Image of a group equal to his kernel If we have a function $f: G\rightarrow G$ , is there an example of a group $G$ that $imf=kerf$?
I try to think about the trivial group but there is another one?
Note: $f$ is Homomorphism.
 A: Sure, there's many. Here's a family:
Take any group $H$, let $G=H\times H$ and consider
\begin{align}
H \times H &\longrightarrow H\times H, \\
(x, y) &\longmapsto (y, e_H).
\end{align}
Kernel and image are equal to $H\times\{e_H\}$.
A: Take $f\colon C_2\times C_2\rightarrow C_2\times C_2$, given by $(x,y)\mapsto (y,1)$.
Then $\ker(f)=C_2\times 1$ and $C_2\times 1=f(G)={\rm im}(G)$.

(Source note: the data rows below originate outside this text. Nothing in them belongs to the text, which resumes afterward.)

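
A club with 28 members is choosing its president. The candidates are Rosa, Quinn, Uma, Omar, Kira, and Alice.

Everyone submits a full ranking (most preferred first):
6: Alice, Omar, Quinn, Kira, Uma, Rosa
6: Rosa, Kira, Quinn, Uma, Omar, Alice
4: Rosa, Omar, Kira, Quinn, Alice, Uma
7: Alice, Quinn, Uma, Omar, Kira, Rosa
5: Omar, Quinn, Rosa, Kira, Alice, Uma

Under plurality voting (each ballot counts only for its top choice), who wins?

First-place votes: Rosa 10, Quinn 0, Uma 0, Omar 5, Kira 0, Alice 13.

Alice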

A: All you are essentially asking for is a homomorphism $f: G\rightarrow H$ such that $\operatorname{im}(f)\cong\ker(f)$. To see this, alter the codomain of $f$ to make $f$ surjective, so $f: G\rightarrow\operatorname{im}(f)$, and then compose this with the isomorphism $\phi:\operatorname{im}(f)\rightarrow\ker(f)$ to get a map $\phi f$ which, after altering the codomain again, has the required properties.
Asking for homomorphisms with isomorphism $\operatorname{im}(f)\cong\ker(f)$ rather than equality $\operatorname{im}(f)=\ker(f)$ is easier but, as the above says, equivalent.

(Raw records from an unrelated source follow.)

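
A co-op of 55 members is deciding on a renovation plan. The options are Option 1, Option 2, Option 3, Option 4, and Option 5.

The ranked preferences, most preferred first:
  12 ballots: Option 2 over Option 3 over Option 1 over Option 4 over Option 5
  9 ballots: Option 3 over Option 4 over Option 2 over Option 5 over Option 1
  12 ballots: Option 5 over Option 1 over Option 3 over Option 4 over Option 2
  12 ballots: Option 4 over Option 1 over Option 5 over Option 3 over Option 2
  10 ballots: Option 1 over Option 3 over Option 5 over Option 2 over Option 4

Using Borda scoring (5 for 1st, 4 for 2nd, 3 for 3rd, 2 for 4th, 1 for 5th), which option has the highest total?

Option 3

Option 1: 12×3 + 9×1 + 12×4 + 12×4 + 10×5 = 191
Option 2: 12×5 + 9×3 + 12×1 + 12×1 + 10×2 = 131
Option 3: 12×4 + 9×5 + 12×3 + 12×2 + 10×4 = 193
Option 4: 12×2 + 9×4 + 12×2 + 12×5 + 10×1 = 154
Option 5: 12×1 + 9×2 + 12×5 + 12×3 + 10×3 = 156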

For example, we can see that any group of order $p^2$ gives us an example: such a group $G$ has a normal subgroup $N$ of order $p$ (why?), and then the quotient group $G/N$ also has order $p$. If $f: G\rightarrow G/N$ is the associated homomorphism, we have $\operatorname{im}(f)\cong\ker(f)$ (equivalently, $N\cong G/N$), as up to isomorphism there is a single group of order $p$.
In particular, this means that cyclic groups of order $p^2$ give examples, which is a different class of examples from the other two answers.